Sorry for £171k mistake on VAT
Maidenhead: Finance chief apologises for admin error
A council finance chief says her team made an ‘administrative error’ with regards to VAT payments associated with the Braywick Leisure Centre.
Executive director of resources at the Royal Borough, Adele Taylor, sought to clarify some financial details concerning this year’s council budget at a cabinet meeting on Thursday, September 29.
Royal Borough documents have revealed that an overspend of £171,000 is projected with regards to the new leisure centre, which opened in September 2020 at the cost of £32.8million.
Cllr David Hilton (Con, Ascot & Sunninghill), lead member for finance, said that when the centre was built, the council had an option to either pay VAT on the building itself – or pay VAT on the receipts deriving from the centre.
It chose the latter, an arrangement called ‘opt to tax’; in other words, the council would receive money from the centre’s operator, Leisure Focus.
Speaking at the meeting, Cllr Helen Price (TBF, Clewer & Dedworth East) asked for more information regarding this decision, with Ms Taylor going on to say sorry for an ‘error on our part’.
When asked for clarification on what Ms Taylor was apologising for, Cllr Hilton told the Advertiser that the council’s finance team made a mistake with regards to the budget setting process.

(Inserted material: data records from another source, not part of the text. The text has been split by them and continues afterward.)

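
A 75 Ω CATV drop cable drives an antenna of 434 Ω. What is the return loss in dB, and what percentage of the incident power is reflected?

Γ = (434 − 75)/(434 + 75) = 0.705
RL = −20·log₁₀(0.705) = 3.03 dB
P_refl/P_inc = |Γ|² = 0.497

RL ≈ 3.03 dB; 49.7% of incident power reflected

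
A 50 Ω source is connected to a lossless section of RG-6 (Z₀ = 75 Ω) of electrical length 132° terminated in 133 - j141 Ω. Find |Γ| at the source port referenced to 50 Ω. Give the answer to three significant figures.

|Γ| ≈ 0.679

tan(βl) = -1.11
Z_in = Z_0·(Z_L + jZ_0·tanβl)/(Z_0 + jZ_L·tanβl) = 58.7 + j99.9 Ω
Γ_s = (Z_in − Z_s)/(Z_in + Z_s) = (8.68 + j99.9)/(109 + j99.9), |Γ_s| = 0.679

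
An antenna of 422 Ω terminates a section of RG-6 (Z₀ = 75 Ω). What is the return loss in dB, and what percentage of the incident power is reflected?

RL ≈ 3.12 dB; 48.7% of incident power reflected

Γ = (422 − 75)/(422 + 75) = 0.698
RL = −20·log₁₀(0.698) = 3.12 dB
P_refl/P_inc = |Γ|² = 0.487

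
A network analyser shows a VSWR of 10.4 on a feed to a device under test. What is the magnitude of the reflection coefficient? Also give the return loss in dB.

|Γ| ≈ 0.825; return loss ≈ 1.68 dB

|Γ| = (S − 1)/(S + 1) = (10.4 − 1)/(10.4 + 1) = 9.4/11.4
RL = −20·log₁₀|Γ| = −20·log₁₀(0.825)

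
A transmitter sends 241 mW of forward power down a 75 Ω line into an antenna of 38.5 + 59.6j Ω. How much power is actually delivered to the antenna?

|Γ| = |(-36.5 + j59.6)/(113.5 + j59.6)| = 0.545
|Γ|² = 0.297
P_refl = |Γ|²·P_inc = 71.6 mW, P_del = (1 − |Γ|²)·P_inc = 169 mW

P_delivered ≈ 169 mW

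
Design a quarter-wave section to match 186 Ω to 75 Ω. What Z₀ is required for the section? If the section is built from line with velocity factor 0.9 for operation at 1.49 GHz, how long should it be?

Z_qwt ≈ 118 Ω; length ≈ 4.53 cm

Z_qwt = √(Z_0·R_L) = √(75 × 186) = √13950
λ = 0.9·c/f = 0.181 m, so l = λ/4 = 0.0453 m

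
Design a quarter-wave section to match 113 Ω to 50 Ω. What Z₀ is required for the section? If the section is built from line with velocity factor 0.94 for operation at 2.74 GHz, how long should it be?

Z_qwt = √(Z_0·R_L) = √(50 × 113) = √5650
λ = 0.94·c/f = 0.103 m, so l = λ/4 = 0.0257 m

Z_qwt ≈ 75.2 Ω; length ≈ 2.57 cm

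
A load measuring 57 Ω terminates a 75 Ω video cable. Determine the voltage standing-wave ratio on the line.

Γ = (57 − 75)/(57 + 75) = -0.136
VSWR = (1 + 0.136)/(1 − 0.136)

VSWR ≈ 1.32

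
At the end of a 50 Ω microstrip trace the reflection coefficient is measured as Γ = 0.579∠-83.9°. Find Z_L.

Z_L ≈ 27.4 − j47.5 Ω

Z_L = Z_0·(1 + Γ)/(1 − Γ) = 50·(1.06 − j0.576)/(0.938 + j0.576)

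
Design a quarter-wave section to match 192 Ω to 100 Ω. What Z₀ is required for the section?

Z_qwt ≈ 139 Ω

Z_qwt = √(Z_0·R_L) = √(100 × 192) = √19200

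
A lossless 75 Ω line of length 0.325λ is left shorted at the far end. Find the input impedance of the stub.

Z_in ≈ −j147 Ω

βl = 2π × 0.325 = 117°
tan(βl) = -1.96
For a shorted stub, Z_in = jZ_0·tan(βl)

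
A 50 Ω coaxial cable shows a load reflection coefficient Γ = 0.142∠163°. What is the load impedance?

Z_L = Z_0·(1 + Γ)/(1 − Γ) = 50·(0.864 + j0.0415)/(1.14 − j0.0415)

Z_L ≈ 37.9 + j3.21 Ω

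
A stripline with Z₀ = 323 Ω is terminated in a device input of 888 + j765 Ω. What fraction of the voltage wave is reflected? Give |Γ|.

|Γ| ≈ 0.664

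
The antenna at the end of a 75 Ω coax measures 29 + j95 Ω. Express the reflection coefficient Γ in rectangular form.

Γ ≈ 0.214 + j0.718

Γ = (Z_L − Z_0)/(Z_L + Z_0) = (-46 + j95)/(104 + j95)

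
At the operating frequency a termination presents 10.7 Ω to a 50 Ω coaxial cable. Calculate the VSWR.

VSWR ≈ 4.67

Γ = (10.7 − 50)/(10.7 + 50) = -0.647
VSWR = (1 + 0.647)/(1 − 0.647)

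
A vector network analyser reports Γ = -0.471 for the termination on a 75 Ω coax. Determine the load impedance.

Z_L = Z_0·(1 + Γ)/(1 − Γ) = 75·(0.529)/(1.47)

Z_L ≈ 27 Ω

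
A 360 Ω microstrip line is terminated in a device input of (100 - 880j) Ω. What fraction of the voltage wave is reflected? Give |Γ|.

Γ = (Z_L − Z_0)/(Z_L + Z_0) = (-260 − j880)/(460 − j880)
|Γ| = 918/993

|Γ| ≈ 0.924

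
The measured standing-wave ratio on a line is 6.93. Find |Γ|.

|Γ| ≈ 0.748

|Γ| = (S − 1)/(S + 1) = (6.93 − 1)/(6.93 + 1) = 5.93/7.93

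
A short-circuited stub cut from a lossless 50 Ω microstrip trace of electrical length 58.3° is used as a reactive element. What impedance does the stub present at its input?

Z_in ≈ +j81 Ω

tan(βl) = 1.62
For a short-circuited stub, Z_in = jZ_0·tan(βl)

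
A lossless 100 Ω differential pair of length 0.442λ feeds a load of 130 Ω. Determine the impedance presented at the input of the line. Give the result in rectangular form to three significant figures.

βl = 2π × 0.442 = 159°
tan(βl) = tan(159°) = -0.381
Z_in = Z_0·(Z_L + jZ_0·tanβl)/(Z_0 + jZ_L·tanβl)
     = 100·(130 − j38.1)/(100 − j49.6)

Z_in ≈ 120 + j21.1 Ω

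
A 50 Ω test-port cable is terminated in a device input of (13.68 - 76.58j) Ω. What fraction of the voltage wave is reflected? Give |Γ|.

|Γ| ≈ 0.851

Γ = (Z_L − Z_0)/(Z_L + Z_0) = (-36.32 − j76.58)/(63.68 − j76.58)
|Γ| = 84.8/99.6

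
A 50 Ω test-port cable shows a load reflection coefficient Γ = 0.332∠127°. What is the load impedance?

Z_L ≈ 29.5 + j17.6 Ω

Z_L = Z_0·(1 + Γ)/(1 − Γ) = 50·(0.8 + j0.265)/(1.2 − j0.265)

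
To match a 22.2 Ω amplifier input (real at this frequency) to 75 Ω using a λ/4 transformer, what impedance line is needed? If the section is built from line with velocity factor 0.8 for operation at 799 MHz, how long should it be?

Z_qwt ≈ 40.8 Ω; length ≈ 7.51 cm

Z_qwt = √(Z_0·R_L) = √(75 × 22.2) = √1665
λ = 0.8·c/f = 0.3 m, so l = λ/4 = 0.0751 m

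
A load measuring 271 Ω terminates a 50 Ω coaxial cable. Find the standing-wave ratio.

For a purely resistive load, VSWR = R_L/Z_0 or Z_0/R_L (whichever > 1) = 271/50

VSWR ≈ 5.42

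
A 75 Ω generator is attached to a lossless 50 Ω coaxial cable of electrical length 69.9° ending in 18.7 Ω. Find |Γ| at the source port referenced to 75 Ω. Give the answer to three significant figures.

tan(βl) = 2.73
Z_in = Z_0·(Z_L + jZ_0·tanβl)/(Z_0 + jZ_L·tanβl) = 77.4 + j57.5 Ω
Γ_s = (Z_in − Z_s)/(Z_in + Z_s) = (2.45 + j57.5)/(152 + j57.5), |Γ_s| = 0.353

|Γ| ≈ 0.353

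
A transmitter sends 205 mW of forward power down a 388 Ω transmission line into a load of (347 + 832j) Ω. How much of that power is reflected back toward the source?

|Γ| = |(-41 + j832)/(735 + j832)| = 0.75
|Γ|² = 0.563
P_refl = |Γ|²·P_inc = 115 mW, P_del = (1 − |Γ|²)·P_inc = 89.6 mW

P_reflected ≈ 115 mW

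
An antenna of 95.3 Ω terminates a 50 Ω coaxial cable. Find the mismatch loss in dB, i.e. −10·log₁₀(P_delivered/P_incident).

mismatch loss ≈ 0.444 dB

Γ = (95.3 − 50)/(95.3 + 50) = 0.312
|Γ|² = 0.0972, so P_del/P_inc = 1 − |Γ|² = 0.903
ML = −10·log₁₀(1 − |Γ|²)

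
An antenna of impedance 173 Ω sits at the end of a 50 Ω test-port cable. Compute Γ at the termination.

Γ = 0.552

Γ = (Z_L − Z_0)/(Z_L + Z_0) = (173 − 50)/(173 + 50) = 123/223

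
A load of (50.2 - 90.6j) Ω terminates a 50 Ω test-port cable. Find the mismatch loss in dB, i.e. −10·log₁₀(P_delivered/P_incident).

Γ = (0.2 − j90.6)/(100.2 − j90.6), |Γ| = 0.671
|Γ|² = 0.45, so P_del/P_inc = 1 − |Γ|² = 0.55
ML = −10·log₁₀(1 − |Γ|²)

mismatch loss ≈ 2.59 dB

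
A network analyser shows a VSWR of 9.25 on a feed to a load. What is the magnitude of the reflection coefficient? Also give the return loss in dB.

|Γ| ≈ 0.805; return loss ≈ 1.89 dB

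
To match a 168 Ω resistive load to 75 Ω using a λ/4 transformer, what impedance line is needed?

Z_qwt = √(Z_0·R_L) = √(75 × 168) = √12600

Z_qwt ≈ 112 Ω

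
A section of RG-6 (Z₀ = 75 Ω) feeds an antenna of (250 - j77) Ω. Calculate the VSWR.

VSWR ≈ 3.68

Γ = (Z_L − Z_0)/(Z_L + Z_0) = (175 − j77)/(325 − j77)
|Γ| = 191/334 = 0.572
VSWR = (1 + |Γ|)/(1 − |Γ|) = 1.57/0.428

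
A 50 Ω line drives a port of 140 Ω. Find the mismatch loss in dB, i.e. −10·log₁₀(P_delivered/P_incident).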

“That [opt to tax] was an option that was chosen at the time on the basis that in the long run, it would be cheaper,” he said,
“In the past two years we have taken account of the fact that we need to pay VAT on receipts [for the Braywick Leisure Centre].
“This year, we put in all the receipts and we should not have done. We actually overlooked the fact that we had paid VAT on those receipts.
“In the past the finance team have picked up that they need to pay VAT on the receipts but this year [they
did not] and that is where you get the apology [from Ms Taylor].”
Cllr Hilton added that this has resulted in the £171,000 overspend – which is essentially the VAT that the council owes the HMRC.
The finance lead said that the cabinet meeting was the ‘first time it has come up’ and ‘threw me a bit’, but claimed it was the council’s aim to ‘always be open and transparent’.